Humboldt en cruz

Tengo un amigo escalador que ha entablado con el Chimborazo una relación de amistad honda, fecunda y espiritual. En estas Navidades, su hija Balbanera ha tenido la brillante idea de regalarme un libro precioso que leo y releo al anochecer, antes de que el sueño me introduzca en los brazos de Morfeo. Es un libro muy hermoso: “La invención de la naturaleza (el nuevo mundo de Alexander Von Humboldt)”, de Andrea Wulf. Leyendo el libro se rastrea no sólo la biografía de una persona excepcional, sino también el profundo amor a la naturaleza vista y escuchada con los ojos y los oídos de un visionario.

Puede que a Marco Cruz, en su humildad de hombre bueno, le choque lo que voy a decir, pero así lo siento: entrometiéndome en la figura de Humboldt sentí que a quien calaba era a Marco. Del primero leí lo que al segundo escuché más de una vez: “que la naturaleza había que experimentarla a través de los sentimientos. Sólo entonces, al tocar la tierra, se puede tocar el cielo.

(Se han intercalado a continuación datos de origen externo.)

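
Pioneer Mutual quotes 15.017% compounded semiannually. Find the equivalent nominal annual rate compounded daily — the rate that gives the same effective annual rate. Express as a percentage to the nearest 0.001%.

EAR = (1 + 0.15017/2)^2 − 1 = 0.155808.
Solve (1 + r/365)^365 = 1.155808: r/365 = 1.155808^(1/365) − 1 = 0.000397, so r = 0.144828 = 14.483%.

14.483%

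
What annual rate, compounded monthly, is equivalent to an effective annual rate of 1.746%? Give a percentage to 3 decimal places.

(1 + r/12)^12 − 1 = 0.01746, so 1 + r/12 = 1.01746^(1/12).
r/12 = 0.001443, so r = 0.017322 = 1.732%.

1.732%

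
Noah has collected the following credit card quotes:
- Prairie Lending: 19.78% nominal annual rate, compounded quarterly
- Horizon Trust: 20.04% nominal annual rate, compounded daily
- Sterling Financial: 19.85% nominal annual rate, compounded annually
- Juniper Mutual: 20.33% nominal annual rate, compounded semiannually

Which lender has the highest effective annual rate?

Horizon Trust

Prairie Lending: (1 + 0.1978/4)^4 − 1 = 21.296%
Horizon Trust: (1 + 0.2004/365)^365 − 1 = 22.182%
Sterling Financial: compounded annually, EAR = 19.850%
Juniper Mutual: (1 + 0.2033/2)^2 − 1 = 21.363%
The highest effective annual rate is Horizon Trust at 22.182%.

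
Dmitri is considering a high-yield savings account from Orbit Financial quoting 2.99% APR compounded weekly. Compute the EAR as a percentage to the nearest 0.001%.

3.034%

EAR = (1 + 0.0299/52)^52 − 1.
= (1 + 0.000575)^52 − 1 = 1.030343 − 1 = 3.034%.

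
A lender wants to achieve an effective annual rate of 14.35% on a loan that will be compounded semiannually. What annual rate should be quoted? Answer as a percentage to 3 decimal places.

(1 + r/2)^2 − 1 = 0.1435, so 1 + r/2 = 1.1435^(1/2).
r/2 = 0.069346, so r = 0.138691 = 13.869%.

13.869%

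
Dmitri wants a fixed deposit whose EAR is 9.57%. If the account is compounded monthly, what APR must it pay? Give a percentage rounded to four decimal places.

9.1742%

(1 + r/12)^12 − 1 = 0.0957, so 1 + r/12 = 1.0957^(1/12).
r/12 = 0.007645, so r = 0.091742 = 9.1742%.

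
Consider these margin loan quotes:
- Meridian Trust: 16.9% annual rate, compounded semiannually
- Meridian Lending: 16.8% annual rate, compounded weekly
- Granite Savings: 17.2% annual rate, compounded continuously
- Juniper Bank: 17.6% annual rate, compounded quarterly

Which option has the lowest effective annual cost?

Meridian Trust

Meridian Trust: (1 + 0.169/2)^2 − 1 = 17.614%
Meridian Lending: (1 + 0.168/52)^52 − 1 = 18.262%
Granite Savings: e^0.172 − 1 = 18.768%
Juniper Bank: (1 + 0.176/4)^4 − 1 = 18.796%
The lowest effective annual rate is Meridian Trust at 17.614%.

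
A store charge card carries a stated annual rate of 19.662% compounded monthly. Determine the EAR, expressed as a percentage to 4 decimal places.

EAR = (1 + 0.19662/12)^12 − 1.
= 1.215343 − 1 = 21.5343%.

21.5343%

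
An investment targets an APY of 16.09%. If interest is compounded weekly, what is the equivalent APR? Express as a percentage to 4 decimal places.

14.9410%

(1 + r/52)^52 − 1 = 0.1609, so 1 + r/52 = 1.1609^(1/52).
r/52 = 0.002873, so r = 0.149410 = 14.9410%.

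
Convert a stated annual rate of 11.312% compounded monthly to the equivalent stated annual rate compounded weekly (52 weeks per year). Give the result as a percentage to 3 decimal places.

11.271%

EAR = (1 + 0.11312/12)^12 − 1 = 0.119173.
Solve (1 + r/52)^52 = 1.119173: r/52 = 1.119173^(1/52) − 1 = 0.002168, so r = 0.112712 = 11.271%.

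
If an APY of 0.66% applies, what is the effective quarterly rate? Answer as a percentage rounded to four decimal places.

The per-quarter rate i satisfies (1 + i)^4 = 1 + 0.0066.
i = 1.0066^(1/4) − 1 = 0.0016459 = 0.1646%.

0.1646%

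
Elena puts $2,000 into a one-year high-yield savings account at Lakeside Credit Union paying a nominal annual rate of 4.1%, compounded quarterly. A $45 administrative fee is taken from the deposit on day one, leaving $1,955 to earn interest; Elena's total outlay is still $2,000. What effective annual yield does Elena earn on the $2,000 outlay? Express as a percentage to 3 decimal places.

1.820%

Value after one year: 1,955 × (1 + 0.041/4)^4 = 1,955 × 1.041635 = $2,036.40.
Effective yield on the $2,000 outlay: 2,036.40 / 2,000 − 1 = 0.018198 = 1.820%.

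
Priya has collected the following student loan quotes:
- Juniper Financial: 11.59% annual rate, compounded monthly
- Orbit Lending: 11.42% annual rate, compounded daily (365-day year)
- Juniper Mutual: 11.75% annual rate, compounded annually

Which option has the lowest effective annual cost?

Juniper Financial: (1 + 0.1159/12)^12 − 1 = 12.226%
Orbit Lending: (1 + 0.1142/365)^365 − 1 = 12.096%
Juniper Mutual: compounded annually, EAR = 11.750%
The lowest effective annual rate is Juniper Mutual at 11.750%.

Juniper Mutual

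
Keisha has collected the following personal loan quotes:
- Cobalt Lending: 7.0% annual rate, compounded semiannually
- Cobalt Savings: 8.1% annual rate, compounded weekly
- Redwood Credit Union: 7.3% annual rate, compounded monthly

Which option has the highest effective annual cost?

Cobalt Lending: (1 + 0.070/2)^2 − 1 = 7.122%
Cobalt Savings: (1 + 0.081/52)^52 − 1 = 8.430%
Redwood Credit Union: (1 + 0.073/12)^12 − 1 = 7.549%
The highest effective annual rate is Cobalt Savings at 8.430%.

Cobalt Savings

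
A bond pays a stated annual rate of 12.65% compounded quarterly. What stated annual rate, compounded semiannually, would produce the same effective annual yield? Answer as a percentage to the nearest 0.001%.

EAR = (1 + 0.1265/4)^4 − 1 = 0.132628.
Solve (1 + r/2)^2 = 1.132628: r/2 = 1.132628^(1/2) − 1 = 0.064250, so r = 0.128500 = 12.850%.

12.850%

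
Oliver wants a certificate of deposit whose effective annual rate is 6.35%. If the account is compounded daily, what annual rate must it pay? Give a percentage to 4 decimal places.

6.1571%

(1 + r/365)^365 − 1 = 0.0635, so 1 + r/365 = 1.0635^(1/365).
r/365 = 0.000169, so r = 0.061571 = 6.1571%.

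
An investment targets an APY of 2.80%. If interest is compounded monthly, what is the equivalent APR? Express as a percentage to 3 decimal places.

2.765%

(1 + r/12)^12 − 1 = 0.0280, so 1 + r/12 = 1.0280^(1/12).
r/12 = 0.002304, so r = 0.027647 = 2.765%.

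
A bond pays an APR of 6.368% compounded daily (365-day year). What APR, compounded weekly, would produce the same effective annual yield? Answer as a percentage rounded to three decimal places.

EAR = (1 + 0.06368/365)^365 − 1 = 0.065745.
Solve (1 + r/52)^52 = 1.065745: r/52 = 1.065745^(1/52) − 1 = 0.001225, so r = 0.063713 = 6.371%.

6.371%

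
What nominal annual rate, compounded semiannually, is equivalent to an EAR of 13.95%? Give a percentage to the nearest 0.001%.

(1 + r/2)^2 − 1 = 0.1395, so 1 + r/2 = 1.1395^(1/2).
r/2 = 0.067474, so r = 0.134947 = 13.495%.

13.495%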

Me maravilla la fortaleza de Marco, su tenacidad, su curiosidad y su memoria, la capacidad de recogerse, orante y soñador, a la luz de las estrellas, consciente de que, tras ellas, está la mano de Aquel que las crea y recrea. Con frecuencia he dado gracias a Dios por estar tan cerca de mi amigo y poder gozar de su sabiduría. Quizá por eso él es capaz de conocer lo que mantiene unido al universo y de aunar en un solo sentimiento naturaleza y fe, esfuerzo e imaginación.

¿Podrá llenarse algún día el cuenco del saber a base de observación, estudio y experimentos? Creo que no. Algo más se necesita para escalar la cima de la sabiduría. Algo que el libro transmite cuando se detiene en la relación entre Humboldt y Goethe. Algo que mi amigo expresa cuando narra emocionado qué significa para él tocar las cimas del mundo. Me refiero a que no es suficiente la investigación puramente empírica. Más bien se precisa dar una respuesta emocional, personal y subjetiva, no del que sólo ve, sino del que contempla.

En estos tiempos, regalar por Navidad un buen libro es una iniciativa estupenda, pero tener un amigo que con las yemas de los dedos puede tocar el cielo es infinitamente mejor. Mi amigo representa el lado bueno y luminoso de la condición humana, tierna y soñadora, enamorada del bien y de la belleza, capaz de sacrificarse por lo que ama.

Leyendo sobre Humboldt y recordando a Marco, siento que me embarga una sensación de unidad y de integridad que deseo para todos, especialmente para aquellos con los que comparto el camino de la vida. Todos los sabios recuerdan las mismas cosas. Al final de este artículo atrapo al vuelo las palabras emocionadas de Theilard de Chardin cuando también él habla de una sola vida derramada sobre las piedras, las plantas, los animales y los seres humanos. Por ahí avanza, como un misterio, el nuevo mundo de los sabios, el pálpito de los buenos.